A second dispute arose over the attitude that socialist Members of Parliament would adopt towards possible reforms. The Executive essentially argued that while the party opposed reformism it could not oppose measures that would benefit the working class, declaring that "the attainment of socialism is dependent on the preservation of the workers in general" (Perrin, p.34). This led to a split with those who opposed support for any reforms since such support would "tend to efface the bitter hostility against the capitalist class required from the working class to finally vanquish their most deadly enemy" (Barltrop, p.38).

At the same time the SPGB gradually detached itself from the international working class movement, declaring the Second International lost to reformism and breaking contact with the leaders of the workers' movement in various countries. They stopped printing the writings and speeches of these leaders and in 1910 wrote in the Socialist Standard, "It is a sad reflection that, except the SPGB, every body that contained the germ of Socialist existence has been swallowed up by...compromise and confusion" (quoted in Baltorp, p35).

In the second part of this article we will look at the response of the SPGB to the challenges posed by capitalism's entry into its decadent period - in particular, to the wars and revolutions which characterised this new epoch.

Notes

1. See the series "The struggle for the class party in Britain" in WR nos 198, 205, 208, 213, 215, 218, 222, 225, 226, 228, 230, 232, 233 and 237.

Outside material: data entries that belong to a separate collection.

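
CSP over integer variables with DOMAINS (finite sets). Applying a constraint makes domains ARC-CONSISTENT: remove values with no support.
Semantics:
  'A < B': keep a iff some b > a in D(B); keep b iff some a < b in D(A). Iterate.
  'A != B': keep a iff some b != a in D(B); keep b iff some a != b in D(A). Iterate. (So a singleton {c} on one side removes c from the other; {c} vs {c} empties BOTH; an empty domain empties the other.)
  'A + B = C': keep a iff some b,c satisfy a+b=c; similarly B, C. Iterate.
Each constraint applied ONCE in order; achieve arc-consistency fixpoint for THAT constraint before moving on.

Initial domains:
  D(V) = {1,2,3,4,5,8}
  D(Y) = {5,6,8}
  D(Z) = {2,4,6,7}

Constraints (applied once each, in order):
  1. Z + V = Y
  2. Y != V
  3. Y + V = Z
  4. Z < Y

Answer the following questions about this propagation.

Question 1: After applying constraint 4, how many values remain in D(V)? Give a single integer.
Answer: 2

Derivation:
Constraint 1 (Z + V = Y) on D(Z)={2,4,6,7} D(V)={1,2,3,4,5,8} D(Y)={5,6,8}: V {1,2,3,4,5,8}->{1,2,3,4}
Constraint 2 (Y != V) on D(Y)={5,6,8} D(V)={1,2,3,4}: no change
Constraint 3 (Y + V = Z) on D(Y)={5,6,8} D(V)={1,2,3,4} D(Z)={2,4,6,7}: Y {5,6,8}->{5,6}; V {1,2,3,4}->{1,2}; Z {2,4,6,7}->{6,7}
Constraint 4 (Z < Y) on D(Z)={6,7} D(Y)={5,6}: Z {6,7}->{}; Y {5,6}->{}
So after constraint 4: D(V)={1,2}, size = 2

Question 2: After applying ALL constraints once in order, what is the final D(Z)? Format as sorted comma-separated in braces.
Constraint 1 (Z + V = Y) on D(Z)={2,4,6,7} D(V)={1,2,3,4,5,8} D(Y)={5,6,8}: V {1,2,3,4,5,8}->{1,2,3,4}
Constraint 2 (Y != V) on D(Y)={5,6,8} D(V)={1,2,3,4}: no change
Constraint 3 (Y + V = Z) on D(Y)={5,6,8} D(V)={1,2,3,4} D(Z)={2,4,6,7}: Y {5,6,8}->{5,6}; V {1,2,3,4}->{1,2}; Z {2,4,6,7}->{6,7}
Constraint 4 (Z < Y) on D(Z)={6,7} D(Y)={5,6}: Z {6,7}->{}; Y {5,6}->{}
So after all 4 constraints: D(Z) = {}

Answer: {}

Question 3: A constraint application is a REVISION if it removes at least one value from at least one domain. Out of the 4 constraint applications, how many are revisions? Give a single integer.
Constraint 1 (Z + V = Y) on D(Z)={2,4,6,7} D(V)={1,2,3,4,5,8} D(Y)={5,6,8}: V {1,2,3,4,5,8}->{1,2,3,4} => REVISION
Constraint 2 (Y != V) on D(Y)={5,6,8} D(V)={1,2,3,4}: no change => not a revision
Constraint 3 (Y + V = Z) on D(Y)={5,6,8} D(V)={1,2,3,4} D(Z)={2,4,6,7}: Y {5,6,8}->{5,6}; V {1,2,3,4}->{1,2}; Z {2,4,6,7}->{6,7} => REVISION
Constraint 4 (Z < Y) on D(Z)={6,7} D(Y)={5,6}: Z {6,7}->{}; Y {5,6}->{} => REVISION
Total revisions = 3

Answer: 3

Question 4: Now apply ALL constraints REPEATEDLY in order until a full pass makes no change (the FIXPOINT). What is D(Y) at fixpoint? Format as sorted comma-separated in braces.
Answer: {}

Derivation:
pass 0 (initial): D(Y)={5,6,8}
pass 1: V {1,2,3,4,5,8}->{1,2}; Y {5,6,8}->{}; Z {2,4,6,7}->{}
pass 2: V {1,2}->{}
pass 3: no change
Fixpoint after 3 passes: D(Y) = {}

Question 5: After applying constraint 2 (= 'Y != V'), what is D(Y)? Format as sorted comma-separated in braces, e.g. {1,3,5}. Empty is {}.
Answer: {5,6,8}

Derivation:
Constraint 1 (Z + V = Y) on D(Z)={2,4,6,7} D(V)={1,2,3,4,5,8} D(Y)={5,6,8}: V {1,2,3,4,5,8}->{1,2,3,4}
Constraint 2 (Y != V) on D(Y)={5,6,8} D(V)={1,2,3,4}: no change
So after constraint 2: D(Y) = {5,6,8}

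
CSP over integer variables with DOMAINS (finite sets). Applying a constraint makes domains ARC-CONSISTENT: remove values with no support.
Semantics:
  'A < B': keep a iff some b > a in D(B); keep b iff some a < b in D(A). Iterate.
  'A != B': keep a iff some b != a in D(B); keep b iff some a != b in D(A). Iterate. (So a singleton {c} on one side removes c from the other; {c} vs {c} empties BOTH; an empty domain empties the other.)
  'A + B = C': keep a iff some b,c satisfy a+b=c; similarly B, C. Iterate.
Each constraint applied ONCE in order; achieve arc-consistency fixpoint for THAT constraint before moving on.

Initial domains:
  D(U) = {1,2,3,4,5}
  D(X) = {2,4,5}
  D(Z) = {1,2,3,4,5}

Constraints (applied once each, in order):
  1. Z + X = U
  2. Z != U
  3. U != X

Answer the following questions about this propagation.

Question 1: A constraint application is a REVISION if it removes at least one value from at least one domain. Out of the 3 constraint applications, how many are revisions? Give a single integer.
Answer: 1

Derivation:
Constraint 1 (Z + X = U) on D(Z)={1,2,3,4,5} D(X)={2,4,5} D(U)={1,2,3,4,5}: Z {1,2,3,4,5}->{1,2,3}; X {2,4,5}->{2,4}; U {1,2,3,4,5}->{3,4,5} => REVISION
Constraint 2 (Z != U) on D(Z)={1,2,3} D(U)={3,4,5}: no change => not a revision
Constraint 3 (U != X) on D(U)={3,4,5} D(X)={2,4}: no change => not a revision
Total revisions = 1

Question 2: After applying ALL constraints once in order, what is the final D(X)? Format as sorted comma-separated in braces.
Constraint 1 (Z + X = U) on D(Z)={1,2,3,4,5} D(X)={2,4,5} D(U)={1,2,3,4,5}: Z {1,2,3,4,5}->{1,2,3}; X {2,4,5}->{2,4}; U {1,2,3,4,5}->{3,4,5}
Constraint 2 (Z != U) on D(Z)={1,2,3} D(U)={3,4,5}: no change
Constraint 3 (U != X) on D(U)={3,4,5} D(X)={2,4}: no change
So after all 3 constraints: D(X) = {2,4}

Answer: {2,4}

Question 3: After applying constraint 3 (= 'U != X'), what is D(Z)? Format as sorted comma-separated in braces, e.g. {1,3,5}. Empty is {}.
Answer: {1,2,3}

Derivation:
Constraint 1 (Z + X = U) on D(Z)={1,2,3,4,5} D(X)={2,4,5} D(U)={1,2,3,4,5}: Z {1,2,3,4,5}->{1,2,3}; X {2,4,5}->{2,4}; U {1,2,3,4,5}->{3,4,5}
Constraint 2 (Z != U) on D(Z)={1,2,3} D(U)={3,4,5}: no change
Constraint 3 (U != X) on D(U)={3,4,5} D(X)={2,4}: no change
So after constraint 3: D(Z) = {1,2,3}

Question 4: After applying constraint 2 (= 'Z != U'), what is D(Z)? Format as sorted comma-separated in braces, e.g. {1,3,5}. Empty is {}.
Answer: {1,2,3}

Derivation:
Constraint 1 (Z + X = U) on D(Z)={1,2,3,4,5} D(X)={2,4,5} D(U)={1,2,3,4,5}: Z {1,2,3,4,5}->{1,2,3}; X {2,4,5}->{2,4}; U {1,2,3,4,5}->{3,4,5}
Constraint 2 (Z != U) on D(Z)={1,2,3} D(U)={3,4,5}: no change
So after constraint 2: D(Z) = {1,2,3}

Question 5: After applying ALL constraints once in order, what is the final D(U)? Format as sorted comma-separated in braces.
Constraint 1 (Z + X = U) on D(Z)={1,2,3,4,5} D(X)={2,4,5} D(U)={1,2,3,4,5}: Z {1,2,3,4,5}->{1,2,3}; X {2,4,5}->{2,4}; U {1,2,3,4,5}->{3,4,5}
Constraint 2 (Z != U) on D(Z)={1,2,3} D(U)={3,4,5}: no change
Constraint 3 (U != X) on D(U)={3,4,5} D(X)={2,4}: no change
So after all 3 constraints: D(U) = {3,4,5}

Answer: {3,4,5}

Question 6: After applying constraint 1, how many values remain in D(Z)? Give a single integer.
Constraint 1 (Z + X = U) on D(Z)={1,2,3,4,5} D(X)={2,4,5} D(U)={1,2,3,4,5}: Z {1,2,3,4,5}->{1,2,3}; X {2,4,5}->{2,4}; U {1,2,3,4,5}->{3,4,5}
So after constraint 1: D(Z)={1,2,3}, size = 3

Answer: 3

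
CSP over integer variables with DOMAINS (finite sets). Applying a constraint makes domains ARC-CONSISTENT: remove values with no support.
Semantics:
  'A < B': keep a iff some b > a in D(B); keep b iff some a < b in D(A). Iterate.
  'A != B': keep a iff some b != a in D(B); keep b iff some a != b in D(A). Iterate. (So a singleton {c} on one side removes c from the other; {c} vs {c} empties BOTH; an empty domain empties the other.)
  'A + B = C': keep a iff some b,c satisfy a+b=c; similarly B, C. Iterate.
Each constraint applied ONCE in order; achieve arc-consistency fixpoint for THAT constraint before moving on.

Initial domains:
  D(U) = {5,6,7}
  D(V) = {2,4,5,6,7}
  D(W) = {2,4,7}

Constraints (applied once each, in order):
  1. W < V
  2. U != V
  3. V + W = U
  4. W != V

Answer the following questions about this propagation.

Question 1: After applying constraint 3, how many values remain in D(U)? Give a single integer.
Constraint 1 (W < V) on D(W)={2,4,7} D(V)={2,4,5,6,7}: W {2,4,7}->{2,4}; V {2,4,5,6,7}->{4,5,6,7}
Constraint 2 (U != V) on D(U)={5,6,7} D(V)={4,5,6,7}: no change
Constraint 3 (V + W = U) on D(V)={4,5,6,7} D(W)={2,4} D(U)={5,6,7}: V {4,5,6,7}->{4,5}; W {2,4}->{2}; U {5,6,7}->{6,7}
So after constraint 3: D(U)={6,7}, size = 2

Answer: 2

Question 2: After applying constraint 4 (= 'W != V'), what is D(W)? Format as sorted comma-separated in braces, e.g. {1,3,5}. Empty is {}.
Answer: {2}

Derivation:
Constraint 1 (W < V) on D(W)={2,4,7} D(V)={2,4,5,6,7}: W {2,4,7}->{2,4}; V {2,4,5,6,7}->{4,5,6,7}
Constraint 2 (U != V) on D(U)={5,6,7} D(V)={4,5,6,7}: no change
Constraint 3 (V + W = U) on D(V)={4,5,6,7} D(W)={2,4} D(U)={5,6,7}: V {4,5,6,7}->{4,5}; W {2,4}->{2}; U {5,6,7}->{6,7}
Constraint 4 (W != V) on D(W)={2} D(V)={4,5}: no change
So after constraint 4: D(W) = {2}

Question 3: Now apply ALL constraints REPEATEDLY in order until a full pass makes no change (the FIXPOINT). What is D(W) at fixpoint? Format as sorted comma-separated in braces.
pass 0 (initial): D(W)={2,4,7}
pass 1: U {5,6,7}->{6,7}; V {2,4,5,6,7}->{4,5}; W {2,4,7}->{2}
pass 2: no change
Fixpoint after 2 passes: D(W) = {2}

Answer: {2}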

2. The Second International was founded in July 1889. At the same time the French 'Possibilist' party held a seprate conference bringing together an assortment of opportunists, reformists and anarchists united only by their opposition to marxism. See the second part of the series on the class party in WR 205.

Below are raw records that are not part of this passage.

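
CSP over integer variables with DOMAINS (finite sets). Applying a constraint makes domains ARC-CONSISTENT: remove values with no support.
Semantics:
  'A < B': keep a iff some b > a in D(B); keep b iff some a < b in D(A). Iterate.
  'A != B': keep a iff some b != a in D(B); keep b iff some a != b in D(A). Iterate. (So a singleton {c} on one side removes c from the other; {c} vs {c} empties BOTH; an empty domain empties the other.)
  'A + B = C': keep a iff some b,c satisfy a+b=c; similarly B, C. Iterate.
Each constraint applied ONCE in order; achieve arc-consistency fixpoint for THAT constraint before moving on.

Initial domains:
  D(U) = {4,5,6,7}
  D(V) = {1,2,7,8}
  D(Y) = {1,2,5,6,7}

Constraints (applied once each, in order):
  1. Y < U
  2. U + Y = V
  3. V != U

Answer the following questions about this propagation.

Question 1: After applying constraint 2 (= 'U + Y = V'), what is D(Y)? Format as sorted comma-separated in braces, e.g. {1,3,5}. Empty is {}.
Answer: {1,2}

Derivation:
Constraint 1 (Y < U) on D(Y)={1,2,5,6,7} D(U)={4,5,6,7}: Y {1,2,5,6,7}->{1,2,5,6}
Constraint 2 (U + Y = V) on D(U)={4,5,6,7} D(Y)={1,2,5,6} D(V)={1,2,7,8}: U {4,5,6,7}->{5,6,7}; Y {1,2,5,6}->{1,2}; V {1,2,7,8}->{7,8}
So after constraint 2: D(Y) = {1,2}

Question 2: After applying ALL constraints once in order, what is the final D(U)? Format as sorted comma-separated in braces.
Answer: {5,6,7}

Derivation:
Constraint 1 (Y < U) on D(Y)={1,2,5,6,7} D(U)={4,5,6,7}: Y {1,2,5,6,7}->{1,2,5,6}
Constraint 2 (U + Y = V) on D(U)={4,5,6,7} D(Y)={1,2,5,6} D(V)={1,2,7,8}: U {4,5,6,7}->{5,6,7}; Y {1,2,5,6}->{1,2}; V {1,2,7,8}->{7,8}
Constraint 3 (V != U) on D(V)={7,8} D(U)={5,6,7}: no change
So after all 3 constraints: D(U) = {5,6,7}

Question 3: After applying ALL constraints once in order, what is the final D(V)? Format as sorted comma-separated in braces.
Answer: {7,8}

Derivation:
Constraint 1 (Y < U) on D(Y)={1,2,5,6,7} D(U)={4,5,6,7}: Y {1,2,5,6,7}->{1,2,5,6}
Constraint 2 (U + Y = V) on D(U)={4,5,6,7} D(Y)={1,2,5,6} D(V)={1,2,7,8}: U {4,5,6,7}->{5,6,7}; Y {1,2,5,6}->{1,2}; V {1,2,7,8}->{7,8}
Constraint 3 (V != U) on D(V)={7,8} D(U)={5,6,7}: no change
So after all 3 constraints: D(V) = {7,8}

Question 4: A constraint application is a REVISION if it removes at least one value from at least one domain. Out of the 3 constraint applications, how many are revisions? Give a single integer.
Answer: 2

Derivation:
Constraint 1 (Y < U) on D(Y)={1,2,5,6,7} D(U)={4,5,6,7}: Y {1,2,5,6,7}->{1,2,5,6} => REVISION
Constraint 2 (U + Y = V) on D(U)={4,5,6,7} D(Y)={1,2,5,6} D(V)={1,2,7,8}: U {4,5,6,7}->{5,6,7}; Y {1,2,5,6}->{1,2}; V {1,2,7,8}->{7,8} => REVISION
Constraint 3 (V != U) on D(V)={7,8} D(U)={5,6,7}: no change => not a revision
Total revisions = 2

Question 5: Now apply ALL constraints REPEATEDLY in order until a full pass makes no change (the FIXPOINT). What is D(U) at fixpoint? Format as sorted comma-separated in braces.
Answer: {5,6,7}

Derivation:
pass 0 (initial): D(U)={4,5,6,7}
pass 1: U {4,5,6,7}->{5,6,7}; V {1,2,7,8}->{7,8}; Y {1,2,5,6,7}->{1,2}
pass 2: no change
Fixpoint after 2 passes: D(U) = {5,6,7}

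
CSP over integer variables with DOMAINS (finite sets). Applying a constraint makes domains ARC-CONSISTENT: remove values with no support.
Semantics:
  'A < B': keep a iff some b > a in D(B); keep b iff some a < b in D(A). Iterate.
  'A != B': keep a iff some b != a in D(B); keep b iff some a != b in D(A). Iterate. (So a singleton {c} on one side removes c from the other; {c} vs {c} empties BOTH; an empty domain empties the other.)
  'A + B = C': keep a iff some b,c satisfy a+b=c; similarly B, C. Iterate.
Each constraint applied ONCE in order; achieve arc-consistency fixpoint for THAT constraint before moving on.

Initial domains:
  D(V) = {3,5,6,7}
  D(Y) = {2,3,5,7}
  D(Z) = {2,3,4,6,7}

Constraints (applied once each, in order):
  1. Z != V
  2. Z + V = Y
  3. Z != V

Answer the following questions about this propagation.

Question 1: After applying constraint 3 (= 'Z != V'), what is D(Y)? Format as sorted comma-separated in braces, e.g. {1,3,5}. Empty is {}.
Answer: {5,7}

Derivation:
Constraint 1 (Z != V) on D(Z)={2,3,4,6,7} D(V)={3,5,6,7}: no change
Constraint 2 (Z + V = Y) on D(Z)={2,3,4,6,7} D(V)={3,5,6,7} D(Y)={2,3,5,7}: Z {2,3,4,6,7}->{2,4}; V {3,5,6,7}->{3,5}; Y {2,3,5,7}->{5,7}
Constraint 3 (Z != V) on D(Z)={2,4} D(V)={3,5}: no change
So after constraint 3: D(Y) = {5,7}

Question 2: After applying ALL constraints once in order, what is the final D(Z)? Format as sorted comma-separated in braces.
Constraint 1 (Z != V) on D(Z)={2,3,4,6,7} D(V)={3,5,6,7}: no change
Constraint 2 (Z + V = Y) on D(Z)={2,3,4,6,7} D(V)={3,5,6,7} D(Y)={2,3,5,7}: Z {2,3,4,6,7}->{2,4}; V {3,5,6,7}->{3,5}; Y {2,3,5,7}->{5,7}
Constraint 3 (Z != V) on D(Z)={2,4} D(V)={3,5}: no change
So after all 3 constraints: D(Z) = {2,4}

Answer: {2,4}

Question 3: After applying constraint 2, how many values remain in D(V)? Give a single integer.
Constraint 1 (Z != V) on D(Z)={2,3,4,6,7} D(V)={3,5,6,7}: no change
Constraint 2 (Z + V = Y) on D(Z)={2,3,4,6,7} D(V)={3,5,6,7} D(Y)={2,3,5,7}: Z {2,3,4,6,7}->{2,4}; V {3,5,6,7}->{3,5}; Y {2,3,5,7}->{5,7}
So after constraint 2: D(V)={3,5}, size = 2

Answer: 2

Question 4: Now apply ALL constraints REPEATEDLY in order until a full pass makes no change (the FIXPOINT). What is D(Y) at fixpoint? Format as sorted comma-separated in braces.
pass 0 (initial): D(Y)={2,3,5,7}
pass 1: V {3,5,6,7}->{3,5}; Y {2,3,5,7}->{5,7}; Z {2,3,4,6,7}->{2,4}
pass 2: no change
Fixpoint after 2 passes: D(Y) = {5,7}

Answer: {5,7}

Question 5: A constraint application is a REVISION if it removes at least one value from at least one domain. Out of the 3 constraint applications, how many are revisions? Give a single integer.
Answer: 1

Derivation:
Constraint 1 (Z != V) on D(Z)={2,3,4,6,7} D(V)={3,5,6,7}: no change => not a revision
Constraint 2 (Z + V = Y) on D(Z)={2,3,4,6,7} D(V)={3,5,6,7} D(Y)={2,3,5,7}: Z {2,3,4,6,7}->{2,4}; V {3,5,6,7}->{3,5}; Y {2,3,5,7}->{5,7} => REVISION
Constraint 3 (Z != V) on D(Z)={2,4} D(V)={3,5}: no change => not a revision
Total revisions = 1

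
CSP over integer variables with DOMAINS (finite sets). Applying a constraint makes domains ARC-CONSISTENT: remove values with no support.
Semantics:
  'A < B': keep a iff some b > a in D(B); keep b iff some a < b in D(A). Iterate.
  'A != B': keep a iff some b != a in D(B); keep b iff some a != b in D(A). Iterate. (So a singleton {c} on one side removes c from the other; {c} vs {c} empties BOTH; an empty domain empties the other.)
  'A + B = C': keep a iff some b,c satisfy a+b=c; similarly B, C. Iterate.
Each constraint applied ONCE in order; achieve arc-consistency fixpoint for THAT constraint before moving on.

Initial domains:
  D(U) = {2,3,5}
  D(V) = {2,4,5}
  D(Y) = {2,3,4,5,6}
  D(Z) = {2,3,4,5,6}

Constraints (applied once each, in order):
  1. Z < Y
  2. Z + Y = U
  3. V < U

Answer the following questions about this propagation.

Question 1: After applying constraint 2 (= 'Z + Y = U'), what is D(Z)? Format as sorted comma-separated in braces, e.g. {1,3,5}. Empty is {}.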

3. In The Socialist Party of Great Brtain: Politics, Economics and Britain's Oldest Socialist Party, published by the SPGB they claim Marx's support for this position "This passage from the Declaration of Principles closely resembles a phrase used by Marx himself in the preamble to the 1880 programme of the Guesdist 'Federation of the Party of the Socialist Workers in France', where it was stated that socialism 'must be pursued by all the means which the proletariat has at its disposal, including universal suffrage, thus transformed from the instrument of trickery which it has been till now into an instrument of emancipation'" (p.28). Apart from the detail that this quotation in no way supports the SPGB position, since it sees the vote as only one means amongst many, there is also the fact that Marx stated his position quite explicitly in the 1872 introduction to the Communist Manifesto: "One thing especially was proved by the Commune, viz., that the working class cannot simply lay hold of the ready-made State machinery and wield it for its own purposes". The un-marxist position of the SPGB on this is expressed quite clearly in their own publications: In From Capitalism to Socialism, published in 1986, they ask "Where does the state's power come from?" and answer, "The power to form a government is invested in the votes of the electorate" (p44).

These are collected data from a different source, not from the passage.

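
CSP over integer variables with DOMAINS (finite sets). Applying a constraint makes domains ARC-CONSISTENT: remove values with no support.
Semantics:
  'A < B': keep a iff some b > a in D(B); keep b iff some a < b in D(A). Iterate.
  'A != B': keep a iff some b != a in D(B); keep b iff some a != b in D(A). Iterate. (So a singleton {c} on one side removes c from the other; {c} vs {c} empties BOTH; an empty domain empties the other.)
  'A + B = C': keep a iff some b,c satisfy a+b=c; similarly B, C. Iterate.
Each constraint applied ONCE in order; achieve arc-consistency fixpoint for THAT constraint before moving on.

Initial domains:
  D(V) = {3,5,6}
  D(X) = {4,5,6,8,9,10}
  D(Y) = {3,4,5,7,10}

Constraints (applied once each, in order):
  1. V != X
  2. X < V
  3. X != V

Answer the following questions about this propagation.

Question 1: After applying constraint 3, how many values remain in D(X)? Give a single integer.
Constraint 1 (V != X) on D(V)={3,5,6} D(X)={4,5,6,8,9,10}: no change
Constraint 2 (X < V) on D(X)={4,5,6,8,9,10} D(V)={3,5,6}: X {4,5,6,8,9,10}->{4,5}; V {3,5,6}->{5,6}
Constraint 3 (X != V) on D(X)={4,5} D(V)={5,6}: no change
So after constraint 3: D(X)={4,5}, size = 2

Answer: 2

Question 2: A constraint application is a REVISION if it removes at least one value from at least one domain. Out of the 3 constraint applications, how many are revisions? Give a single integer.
Answer: 1

Derivation:
Constraint 1 (V != X) on D(V)={3,5,6} D(X)={4,5,6,8,9,10}: no change => not a revision
Constraint 2 (X < V) on D(X)={4,5,6,8,9,10} D(V)={3,5,6}: X {4,5,6,8,9,10}->{4,5}; V {3,5,6}->{5,6} => REVISION
Constraint 3 (X != V) on D(X)={4,5} D(V)={5,6}: no change => not a revision
Total revisions = 1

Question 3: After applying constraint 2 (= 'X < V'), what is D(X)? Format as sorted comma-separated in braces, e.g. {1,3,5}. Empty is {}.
Answer: {4,5}

Derivation:
Constraint 1 (V != X) on D(V)={3,5,6} D(X)={4,5,6,8,9,10}: no change
Constraint 2 (X < V) on D(X)={4,5,6,8,9,10} D(V)={3,5,6}: X {4,5,6,8,9,10}->{4,5}; V {3,5,6}->{5,6}
So after constraint 2: D(X) = {4,5}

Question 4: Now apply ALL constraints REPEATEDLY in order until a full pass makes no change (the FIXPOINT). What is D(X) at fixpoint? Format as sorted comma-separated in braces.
Answer: {4,5}

Derivation:
pass 0 (initial): D(X)={4,5,6,8,9,10}
pass 1: V {3,5,6}->{5,6}; X {4,5,6,8,9,10}->{4,5}
pass 2: no change
Fixpoint after 2 passes: D(X) = {4,5}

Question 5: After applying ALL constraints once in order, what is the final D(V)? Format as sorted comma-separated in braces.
Constraint 1 (V != X) on D(V)={3,5,6} D(X)={4,5,6,8,9,10}: no change
Constraint 2 (X < V) on D(X)={4,5,6,8,9,10} D(V)={3,5,6}: X {4,5,6,8,9,10}->{4,5}; V {3,5,6}->{5,6}
Constraint 3 (X != V) on D(X)={4,5} D(V)={5,6}: no change
So after all 3 constraints: D(V) = {5,6}

Answer: {5,6}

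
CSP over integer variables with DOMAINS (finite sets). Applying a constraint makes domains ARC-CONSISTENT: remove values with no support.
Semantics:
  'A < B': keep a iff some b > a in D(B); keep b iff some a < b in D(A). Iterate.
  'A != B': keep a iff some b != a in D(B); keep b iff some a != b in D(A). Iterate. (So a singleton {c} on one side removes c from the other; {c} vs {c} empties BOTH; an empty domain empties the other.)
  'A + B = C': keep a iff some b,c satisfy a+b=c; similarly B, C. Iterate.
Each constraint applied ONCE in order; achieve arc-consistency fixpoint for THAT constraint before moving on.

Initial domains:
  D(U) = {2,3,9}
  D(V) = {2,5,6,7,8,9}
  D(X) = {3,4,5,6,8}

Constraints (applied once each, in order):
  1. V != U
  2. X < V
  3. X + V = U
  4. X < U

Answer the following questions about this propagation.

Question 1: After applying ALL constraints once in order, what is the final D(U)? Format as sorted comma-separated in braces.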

4. A 1980 publication, Socialism and the Trade Unions, describes the industrial struggle as "innevitable but…only a rearguard action" (p.21), and warns workers of the fact that "any increase of pay that might eventually be gained has to be set against the loss of wages during the strike" (p.26).

5. In their 1975 text, Socialist Principles Explained, the SPGB tell us that "workers who will not vote for socialism certainly will not strike for it" (p.20).